Алексей Алексеевич отставил чай в игривом подстаканнике, подбородок себе, бритый до блеска, чесать принялся. Явно что‑то сказать еще хотел, мысль оборванную узелком завязать.
– Вот вы, Автоном Вуколыч, вопрос войны и мира затронули. Почему, значит, убиваем друг друга. Здесь сразу несколько вариантов причин в ответ напрашиваются…
– Людей не жалко – вот и война, – задребезжал опять Бутылкин. – Чужие все, вот и причина. А ежели б все, как сродственники родные…
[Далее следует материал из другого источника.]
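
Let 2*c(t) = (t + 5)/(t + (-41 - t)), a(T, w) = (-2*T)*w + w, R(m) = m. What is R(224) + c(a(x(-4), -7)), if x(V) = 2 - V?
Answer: 223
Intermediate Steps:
a(T, w) = w - 2*T*w (a(T, w) = -2*T*w + w = w - 2*T*w)
c(t) = -5/82 - t/82 (c(t) = ((t + 5)/(t + (-41 - t)))/2 = ((5 + t)/(-41))/2 = ((5 + t)*(-1/41))/2 = (-5/41 - t/41)/2 = -5/82 - t/82)
R(224) + c(a(x(-4), -7)) = 224 + (-5/82 - (-7)*(1 - 2*(2 - 1*(-4)))/82) = 224 + (-5/82 - (-7)*(1 - 2*(2 + 4))/82) = 224 + (-5/82 - (-7)*(1 - 2*6)/82) = 224 + (-5/82 - (-7)*(1 - 12)/82) = 224 + (-5/82 - (-7)*(-11)/82) = 224 + (-5/82 - 1/82*77) = 224 + (-5/82 - 77/82) = 224 - 1 = 223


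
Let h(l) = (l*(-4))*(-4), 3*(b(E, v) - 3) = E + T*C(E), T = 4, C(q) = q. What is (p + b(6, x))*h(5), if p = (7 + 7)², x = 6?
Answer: 16720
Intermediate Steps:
b(E, v) = 3 + 5*E/3 (b(E, v) = 3 + (E + 4*E)/3 = 3 + (5*E)/3 = 3 + 5*E/3)
h(l) = 16*l (h(l) = -4*l*(-4) = 16*l)
p = 196 (p = 14² = 196)
(p + b(6, x))*h(5) = (196 + (3 + (5/3)*6))*(16*5) = (196 + (3 + 10))*80 = (196 + 13)*80 = 209*80 = 16720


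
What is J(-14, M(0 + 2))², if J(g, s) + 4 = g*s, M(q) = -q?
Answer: 576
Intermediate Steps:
J(g, s) = -4 + g*s
J(-14, M(0 + 2))² = (-4 - (-14)*(0 + 2))² = (-4 - (-14)*2)² = (-4 - 14*(-2))² = (-4 + 28)² = 24² = 576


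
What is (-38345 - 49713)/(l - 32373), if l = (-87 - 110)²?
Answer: -44029/3218 ≈ -13.682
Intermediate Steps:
l = 38809 (l = (-197)² = 38809)
(-38345 - 49713)/(l - 32373) = (-38345 - 49713)/(38809 - 32373) = -88058/6436 = -88058*1/6436 = -44029/3218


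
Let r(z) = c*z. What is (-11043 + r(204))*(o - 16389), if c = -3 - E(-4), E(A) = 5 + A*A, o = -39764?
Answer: 895022667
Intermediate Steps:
E(A) = 5 + A²
c = -24 (c = -3 - (5 + (-4)²) = -3 - (5 + 16) = -3 - 1*21 = -3 - 21 = -24)
r(z) = -24*z
(-11043 + r(204))*(o - 16389) = (-11043 - 24*204)*(-39764 - 16389) = (-11043 - 4896)*(-56153) = -15939*(-56153) = 895022667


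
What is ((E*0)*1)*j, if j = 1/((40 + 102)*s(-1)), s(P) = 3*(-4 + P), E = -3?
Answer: 0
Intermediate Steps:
s(P) = -12 + 3*P
j = -1/2130 (j = 1/((40 + 102)*(-12 + 3*(-1))) = 1/(142*(-12 - 3)) = (1/142)/(-15) = (1/142)*(-1/15) = -1/2130 ≈ -0.00046948)
((E*0)*1)*j = (-3*0*1)*(-1/2130) = (0*1)*(-1/2130) = 0*(-1/2130) = 0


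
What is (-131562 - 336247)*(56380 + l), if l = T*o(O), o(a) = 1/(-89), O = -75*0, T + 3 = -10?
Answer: -2347387437897/89 ≈ -2.6375e+10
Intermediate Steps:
T = -13 (T = -3 - 10 = -13)
O = 0 (O = -25*0 = 0)
o(a) = -1/89
l = 13/89 (l = -13*(-1/89) = 13/89 ≈ 0.14607)
(-131562 - 336247)*(56380 + l) = (-131562 - 336247)*(56380 + 13/89) = -467809*5017833/89 = -2347387437897/89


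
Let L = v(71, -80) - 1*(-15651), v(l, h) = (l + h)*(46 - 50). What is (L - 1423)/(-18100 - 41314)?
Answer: -7132/29707 ≈ -0.24008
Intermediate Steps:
v(l, h) = -4*h - 4*l (v(l, h) = (h + l)*(-4) = -4*h - 4*l)
L = 15687 (L = (-4*(-80) - 4*71) - 1*(-15651) = (320 - 284) + 15651 = 36 + 15651 = 15687)
(L - 1423)/(-18100 - 41314) = (15687 - 1423)/(-18100 - 41314) = 14264/(-59414) = 14264*(-1/59414) = -7132/29707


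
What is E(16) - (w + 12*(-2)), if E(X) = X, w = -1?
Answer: 41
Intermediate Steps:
E(16) - (w + 12*(-2)) = 16 - (-1 + 12*(-2)) = 16 - (-1 - 24) = 16 - 1*(-25) = 16 + 25 = 41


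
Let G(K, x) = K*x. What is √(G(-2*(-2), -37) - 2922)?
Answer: I*√3070 ≈ 55.408*I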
– Да родные‑то вон – топорами секутся! Из‑за копейки круглой. Не‑е‑ет, Яков Иваныч, тута ты промахнулся, с родными. Такая промеж них война идет иной раз – никакому Наполеону не расхлебать! Здеся ты осечку дал, Бутылкин, как в лужу треснул!
– Так я ж об том и шепчу: не родня родные, а те, хто от сердца свово кусок оторвать безболезненно могут, оторвать и голодному, пусть даже супротивцу, протянуть. Обиду простить, из беды выхватить, лихом не поминать – вот хто родные. А не родня, под одну крышу согнанная.
– Двух абсолютно одинаковых муравьев в муравейнике, не то что людей на земле, и тех нету… Сколько голов, столько и мнений разных, идей. Постоянно друг другу правоту свою нужно доказывать. Разве не так? – оглядел присутствующих Алексей Алексеевич.
– А ты докажи! – ударил кулаком по столу председатель.
– Вот тебе и война, – засмеялся учитель.
Мирная в общем‑то беседа, монотонное, как вечерний шум листвы, застолье в доме Таракановых внезапно, как бомбой, крышу пробившей, сметено было возникновением ураганным жены Автонома Прасковьи Голубевой! Дверь входную чуть с петель не сорвала, бухнула в нее задницей так тяжко, что в игривом подстаканнике учителя жалобно заныла чайная ложечка старинного купеческого серебра.
– Сидишь, козлина рожа?! – подступила Прасковья первым делом к мужу.
– С‑сидю, – вобрал голову в плечи председатель.
– У! – вознесла она крепкий кулак над прической супруга.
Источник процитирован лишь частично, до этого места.